Mr. Crane began by affirming that global warming is a reality, and asking “OK there’s a problem here, how do we solve it?” He looks at global warming not as an environmental problem but as an energy problem. Each year the world’s energy consumption adds 5 billion tons more carbon dioxide to the atmosphere than is absorbed. At the present rate of growth in energy use, the greenhouse temperature rise by the year 2100 will be 5 degrees Centigrade, with dire consequences worldwide.
As one example of the urgency of the problem, he cited the growth of coal consumption in China, equivalent to adding the entire annual coal production of the United States every six years.
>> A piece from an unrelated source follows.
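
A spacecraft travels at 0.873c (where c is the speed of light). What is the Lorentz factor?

v/c = 0.873, so (v/c)² = 0.762129
1 - (v/c)² = 0.237871
γ = 1/√(0.237871) = 2.050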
In the speaker’s view the centerpiece of any approach to global warming must be clean coal, i.e. coal burning plants that don’t emit CO2 into the atmosphere. The other main approach is nuclear. NRG filed last year the first application for a new nuclear plant to be built in the U.S. since 1979. The new plant, and an adjacent existing plant, will save CO2 emission equal to that produced by the whole country of Belgium. He argued that the “happy four” -- solar, wind, energy efficiency and energy conservation -- are inadequate to meet a major fraction of the world’s energy needs.
The dominant source of CO2 emission is the power industry. If the U.S. power industry could be converted to a clean source of energy, clean electricity could largely solve the emission problem of the transport industry and other industrial sources of CO2.
Innovations in technology to address global warming have largely been coming from the United States, but support of large scale development to exploit our present advantage will require concerted government effort.
He cited American capitalism, natural disasters and war as the great agents of change in American history. How can the power of American capitalism be brought to bear on this issue? Emitting CO2 is now free. The first thing the government needs to do is put a price on CO2 emission – a cap and trade system – auctioning or allocating carbon allowances. Congress is working on such bills and all three presidential candidates favor it. Allowances have already worked in the reduction of acid rain.
NRG itself is the tenth largest power generator in the U.S. and a major CO2 emitter. If it were a country it would be one of the top 50 emitters in the world, emitting 68 million tons/year. By contrast, GE, for example, a much larger company, emits only 10.
What is NRG doing? It is developing clean coal technology using two approaches -- precombustion and postcombustion CO2 capture. It is developing nuclear power. The speaker sees no credible reason why we should not go back to building nuclear plants. He said that many environmentalists, originally anti-nuclear in the 1970s, are in agreement, not because they like nuclear but because global warming is such an overriding environmental threat to the earth. His company is first in the queue for Nuclear Regulatory Commission approval of a new plant. The earliest they can be on line is 2014 or 2015. NRG has joined with US Climate Action Partnership (US CAP), a group of large corporations and environmental organizations, in encouraging the government to enact legislation to reduce greenhouse gases. This is an extraordinary group that goes to Washington asking the government to “Please regulate us!”
The key issue in clean coal technology is what to do with the captured CO2. An answer is sequestration – large scale underground storage, e.g. in deep salt formations. Development of this approach needs massive government support and a commercial, legal and regulatory framework, none of which presently exists. Mr. Crane suggested that such an effort could be funded from auctioning carbon allowances.
He closed by defining global warming as the big issue of our generation, an issue that will require increasingly severe solutions the longer we put off addressing it, with consequences that will be visited on our children and grandchildren.
The meeting ended at 11:30 AM after a lively question period.